Niezwykle wszystko zostało pomyślane… Im dłużej uczę się o prawach natury rządzących nami, naszym rozwojem, fizjologią oraz innymi sferami naszego życia, tym jestem bardziej wdzięczna, że jestem świadkiem tych cudów. O czym mówię? Dzisiaj będzie o oddechu.
W artkule o kryzysach próbowałam przenieść nas do samych początków. Dzisiaj opowiem o początkach z oddechem i jego ogromnej, czasami niedocenionej potędze.
Wyobraź sobie…
Otwierasz oczy i odkrywasz, że znajdujesz się w niezwykłym, rozświetlonym, przytulnym i ciepłym miejscu. Nic ci nie potrzeba, ponieważ zanim poczujesz głód, brzuszek masz pełen. Jak jesteś zmęczony to odpoczywasz. Jest ci cieplutko i milutko. W pewnym momencie jednak, twój przytulny domek robi się ciut za ciasny, twoje ruchy są krępowane przestrzenią. Czujesz bardzo wyraźnie, że czas na zmianę! Przeciskasz się do nowego świata. Przejście jest ciasne, ale dzięki temu wszystkie receptory aktywują się, a z płuc dzięki budowie fizjologicznej mamy i twojej, może wydostać się większa część płynu, który do tej chwili zabezpieczał niepotrzebne w życiu płodowym pęcherzyki płucne. Do tej pory tlen, jedzenie oraz produkty przemiany materii płynęły pępowiną, teraz czeka twoje ciało wielka zmiana. Pępowina nie jest już potrzebna, pod wpływem chłodnego powietrza sama traci swoją moc i obumiera.
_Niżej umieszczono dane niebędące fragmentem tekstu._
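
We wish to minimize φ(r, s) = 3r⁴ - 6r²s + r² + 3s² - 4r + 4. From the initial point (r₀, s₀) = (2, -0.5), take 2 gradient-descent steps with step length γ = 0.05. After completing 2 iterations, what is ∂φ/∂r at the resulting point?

81265.516789909248

∇φ = (12r³ - 12rs + 2r - 4, -6r² + 6s)
Step 1: at (2, -0.5), ∇φ = (108, -27) → (2, -0.5) − 0.05·(108, -27) = (-3.4, 0.85)
Step 2: at (-3.4, 0.85), ∇φ = (-447.768, -64.26) → (-3.4, 0.85) − 0.05·(-447.768, -64.26) = (18.9884, 4.063)
∂φ/∂r at (18.9884, 4.063) = 81265.516789909248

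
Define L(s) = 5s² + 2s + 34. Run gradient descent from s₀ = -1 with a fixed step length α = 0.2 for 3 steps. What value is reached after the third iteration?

0.6

L′(s) = 10s + 2
s₁ = -1 − 0.2·(-8) = 0.6
s₂ = 0.6 − 0.2·8 = -1
s₃ = -1 − 0.2·(-8) = 0.6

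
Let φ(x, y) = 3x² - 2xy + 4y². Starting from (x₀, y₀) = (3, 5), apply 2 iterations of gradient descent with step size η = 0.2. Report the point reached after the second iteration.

∇φ = (6x - 2y, -2x + 8y)
(x₁, y₁) = (3, 5) − 0.2·(8, 34) = (1.4, -1.8)
(x₂, y₂) = (1.4, -1.8) − 0.2·(12, -17.2) = (-1, 1.64)

(-1, 1.64)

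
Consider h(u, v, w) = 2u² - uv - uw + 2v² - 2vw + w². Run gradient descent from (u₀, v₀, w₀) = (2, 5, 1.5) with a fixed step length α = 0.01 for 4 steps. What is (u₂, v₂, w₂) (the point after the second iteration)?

(1.97, 4.70765, 1.67505)

∇h = (4u - v - w, -u + 4v - 2w, -u - 2v + 2w)
Step 1: at (2, 5, 1.5), ∇h = (1.5, 15, -9) → (2, 5, 1.5) − 0.01·(1.5, 15, -9) = (1.985, 4.85, 1.59)
Step 2: at (1.985, 4.85, 1.59), ∇h = (1.5, 14.235, -8.505) → (1.985, 4.85, 1.59) − 0.01·(1.5, 14.235, -8.505) = (1.97, 4.70765, 1.67505)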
Czas na pierwszy największy test w życiu – pierwszy oddech. Twoje płuca, do tej pory puste, muszą napompować się powietrzem jak baloniki. Pierwsze próby są najważniejsze, bo od nich zależy czy cały organizm nasycisz tlenem, czy popłynie on w Twoich żyłach do serca, a stamtąd do mózgu i wszystkich części ciała.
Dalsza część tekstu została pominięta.